Uma pesquisa inédita conduzida por cientistas da PUC-Rio em parceria com a Universidade Federal do Rio Grande (Furg) trouxe um alerta preocupante para a saúde pública. O estudo concluiu que os líquidos utilizados nos cigarros eletrônicos, popularmente conhecidos como vapes, que circulam no mercado ilegal brasileiro, apresentam toxicidade mesmo antes de serem aquecidos para gerar o vapor inalado pelos usuários.
Metodologia e origem das amostras analisadas
Publicado na revista científica Toxicology, este é considerado o primeiro estudo abrangente no país sobre a toxicidade desses e-líquidos. Para realizar a análise, os pesquisadores obtiveram 15 amostras por meio de doações diretas de usuários. Esses materiais foram categorizados de acordo com as informações dos rótulos e sua origem, que incluíram Brasil, China, Europa, Paraguai e Estados Unidos.
Essa coleção representa o que está disponível no mercado brasileiro, seja por contrabando, produção ilegal ou após passagem pela alfândega para consumo individual. Vale lembrar que a comercialização, importação e propaganda de DEFs (Dispositivos Eletrônicos para Fumar) são proibidas pela Anvisa desde 2009. Apesar da proibição, o consumo atingiu seu pico mais alto desde o início do monitoramento, em 2019.
Resultados alarmantes: toxicidade inerente e celular
No laboratório, os cientistas expuseram dois tipos de células – leveduras e células de ratos – a dosagens crescentes dos líquidos dos vapes.

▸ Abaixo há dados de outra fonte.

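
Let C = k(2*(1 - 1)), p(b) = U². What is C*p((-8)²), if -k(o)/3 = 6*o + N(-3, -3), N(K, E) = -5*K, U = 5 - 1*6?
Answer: -45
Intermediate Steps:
U = -1 (U = 5 - 6 = -1)
p(b) = 1 (p(b) = (-1)² = 1)
k(o) = -45 - 18*o (k(o) = -3*(6*o - 5*(-3)) = -3*(6*o + 15) = -3*(15 + 6*o) = -45 - 18*o)
C = -45 (C = -45 - 36*(1 - 1) = -45 - 36*0 = -45 - 18*0 = -45 + 0 = -45)
C*p((-8)²) = -45*1 = -45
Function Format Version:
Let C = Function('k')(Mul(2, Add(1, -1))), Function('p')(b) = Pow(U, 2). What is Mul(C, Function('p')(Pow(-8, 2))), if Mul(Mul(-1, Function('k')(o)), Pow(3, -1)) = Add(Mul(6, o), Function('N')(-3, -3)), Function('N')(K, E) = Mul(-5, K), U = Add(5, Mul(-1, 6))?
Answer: -45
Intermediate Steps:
U = -1 (U = Add(5, -6) = -1)
Function('p')(b) = 1 (Function('p')(b) = Pow(-1, 2) = 1)
Function('k')(o) = Add(-45, Mul(-18, o)) (Function('k')(o) = Mul(-3, Add(Mul(6, o), Mul(-5, -3))) = Mul(-3, Add(Mul(6, o), 15)) = Mul(-3, Add(15, Mul(6, o))) = Add(-45, Mul(-18, o)))
C = -45 (C = Add(-45, Mul(-18, Mul(2, Add(1, -1)))) = Add(-45, Mul(-18, Mul(2, 0))) = Add(-45, Mul(-18, 0)) = Add(-45, 0) = -45)
Mul(C, Function('p')(Pow(-8, 2))) = Mul(-45, 1) = -45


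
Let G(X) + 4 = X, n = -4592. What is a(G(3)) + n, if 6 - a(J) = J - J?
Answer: -4586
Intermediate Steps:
G(X) = -4 + X
a(J) = 6 (a(J) = 6 - (J - J) = 6 - 1*0 = 6 + 0 = 6)
a(G(3)) + n = 6 - 4592 = -4586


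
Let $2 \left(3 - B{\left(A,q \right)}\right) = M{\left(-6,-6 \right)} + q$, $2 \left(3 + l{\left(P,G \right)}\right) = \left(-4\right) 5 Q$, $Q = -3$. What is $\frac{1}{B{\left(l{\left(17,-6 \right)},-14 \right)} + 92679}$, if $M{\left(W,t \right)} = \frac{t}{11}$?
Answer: $\frac{11}{1019582} \approx 1.0789 \cdot 10^{-5}$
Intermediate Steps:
$M{\left(W,t \right)} = \frac{t}{11}$ ($M{\left(W,t \right)} = t \frac{1}{11} = \frac{t}{11}$)
$l{\left(P,G \right)} = 27$ ($l{\left(P,G \right)} = -3 + \frac{\left(-4\right) 5 \left(-3\right)}{2} = -3 + \frac{\left(-20\right) \left(-3\right)}{2} = -3 + \frac{1}{2} \cdot 60 = -3 + 30 = 27$)
$B{\left(A,q \right)} = \frac{36}{11} - \frac{q}{2}$ ($B{\left(A,q \right)} = 3 - \frac{\frac{1}{11} \left(-6\right) + q}{2} = 3 - \frac{- \frac{6}{11} + q}{2} = 3 - \left(- \frac{3}{11} + \frac{q}{2}\right) = \frac{36}{11} - \frac{q}{2}$)
$\frac{1}{B{\left(l{\left(17,-6 \right)},-14 \right)} + 92679} = \frac{1}{\left(\frac{36}{11} - -7\right) + 92679} = \frac{1}{\left(\frac{36}{11} + 7\right) + 92679} = \frac{1}{\frac{113}{11} + 92679} = \frac{1}{\frac{1019582}{11}} = \frac{11}{1019582}$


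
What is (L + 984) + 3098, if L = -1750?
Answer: 2332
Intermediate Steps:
(L + 984) + 3098 = (-1750 + 984) + 3098 = -766 + 3098 = 2332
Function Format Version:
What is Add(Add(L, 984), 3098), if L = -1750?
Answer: 2332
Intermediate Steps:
Add(Add(L, 984), 3098) = Add(Add(-1750, 984), 3098) = Add(-766, 3098) = 2332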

Eles avaliaram fatores como crescimento, metabolismo, integridade celular e a presença de estresse oxidativo.
Os resultados foram claros: a toxicidade é determinada pela concentração e pela composição química específica de cada produto, aumentando conforme a dose. Os e-líquidos são compostos basicamente pelos solventes glicerina vegetal e propilenoglicol, mas também contêm uma série de aditivos como aromatizantes, nicotina e agentes de resfriamento.

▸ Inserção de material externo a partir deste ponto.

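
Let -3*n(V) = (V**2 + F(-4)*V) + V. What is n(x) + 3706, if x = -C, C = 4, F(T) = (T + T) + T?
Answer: 3686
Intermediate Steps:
F(T) = 3*T (F(T) = 2*T + T = 3*T)
x = -4 (x = -1*4 = -4)
n(V) = -V**2/3 + 11*V/3 (n(V) = -((V**2 + (3*(-4))*V) + V)/3 = -((V**2 - 12*V) + V)/3 = -(V**2 - 11*V)/3 = -V**2/3 + 11*V/3)
n(x) + 3706 = (1/3)*(-4)*(11 - 1*(-4)) + 3706 = (1/3)*(-4)*(11 + 4) + 3706 = (1/3)*(-4)*15 + 3706 = -20 + 3706 = 3686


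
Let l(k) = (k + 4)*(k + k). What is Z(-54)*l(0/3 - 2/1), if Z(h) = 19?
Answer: -152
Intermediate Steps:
l(k) = 2*k*(4 + k) (l(k) = (4 + k)*(2*k) = 2*k*(4 + k))
Z(-54)*l(0/3 - 2/1) = 19*(2*(0/3 - 2/1)*(4 + (0/3 - 2/1))) = 19*(2*(0*(⅓) - 2*1)*(4 + (0*(⅓) - 2*1))) = 19*(2*(0 - 2)*(4 + (0 - 2))) = 19*(2*(-2)*(4 - 2)) = 19*(2*(-2)*2) = 19*(-8) = -152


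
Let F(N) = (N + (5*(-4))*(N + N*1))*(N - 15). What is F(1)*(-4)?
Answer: -2184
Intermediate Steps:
F(N) = -39*N*(-15 + N) (F(N) = (N - 20*(N + N))*(-15 + N) = (N - 40*N)*(-15 + N) = (-39*N)*(-15 + N) = -39*N*(-15 + N))
F(1)*(-4) = (39*1*(15 - 1*1))*(-4) = (39*1*(15 - 1))*(-4) = (39*1*14)*(-4) = 546*(-4) = -2184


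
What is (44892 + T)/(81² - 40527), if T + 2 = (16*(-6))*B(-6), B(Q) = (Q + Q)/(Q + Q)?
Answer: -22397/16983 ≈ -1.3188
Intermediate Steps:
B(Q) = 1 (B(Q) = (2*Q)/((2*Q)) = (2*Q)*(1/(2*Q)) = 1)
T = -98 (T = -2 + (16*(-6))*1 = -2 - 96*1 = -2 - 96 = -98)
(44892 + T)/(81² - 40527) = (44892 - 98)/(81² - 40527) = 44794/(6561 - 40527) = 44794/(-33966) = 44794*(-1/33966) = -22397/16983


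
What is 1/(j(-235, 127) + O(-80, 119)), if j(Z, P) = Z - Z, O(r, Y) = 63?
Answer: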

A pesquisa demonstrou que a toxicidade é inerente aos próprios solventes e é aumentada significativamente pela presença dos aditivos. A exposição levou a uma redução na viabilidade celular e na atividade mitocondrial. Um dado crucial é que a toxicidade foi observada tanto em produtos vindos de países onde a venda é proibida quanto daqueles onde é regulamentada, como os EUA.
Limitações e próximos passos da pesquisa
Os autores, como o químico Carlos Leonny Raimundo Fragoso, apontam como fatores limitantes a quantidade de amostras (15) e o fato de não ser um estudo clínico em humanos. A professora Adriana Gioda, orientadora do trabalho, destacou que a pesquisa foi atrasada pela burocracia para obter autorização da Anvisa para estudar as amostras.
Apesar das limitações, as conclusões são sólidas. "A toxicidade ultrapassa a barreira do controle de qualidade", afirma Fragoso, explicando que alguns líquidos americanos, de alta qualidade, mostraram toxicidade maior que produtos nacionais, indicando que o risco está na matéria-prima em si.
Novos investimentos já estão em curso para ampliar a pesquisa. "Estamos estudando o papel dos metais presentes nos líquidos, porque avaliamos que os líquidos de material descartável têm uma quantidade altíssima de metal", revela o pesquisador. O próximo passo é avaliar a toxicidade específica desses metais e desenvolver um estudo de biomarcadores.
Para a cardiologista Jaqueline Scholz, especialista em tabagismo, o estudo comprova que, sendo o produto legal ou não, os DEFs não fazem bem à saúde, derrubando o argumento de redução de danos em relação ao cigarro tradicional. A comunidade científica alerta que os efeitos de longo prazo ainda são pouco conhecidos, pois os dispositivos são relativamente novos e em constante evolução, e muitos usuários são jovens, o que pode adiar a manifestação de outros problemas de saúde.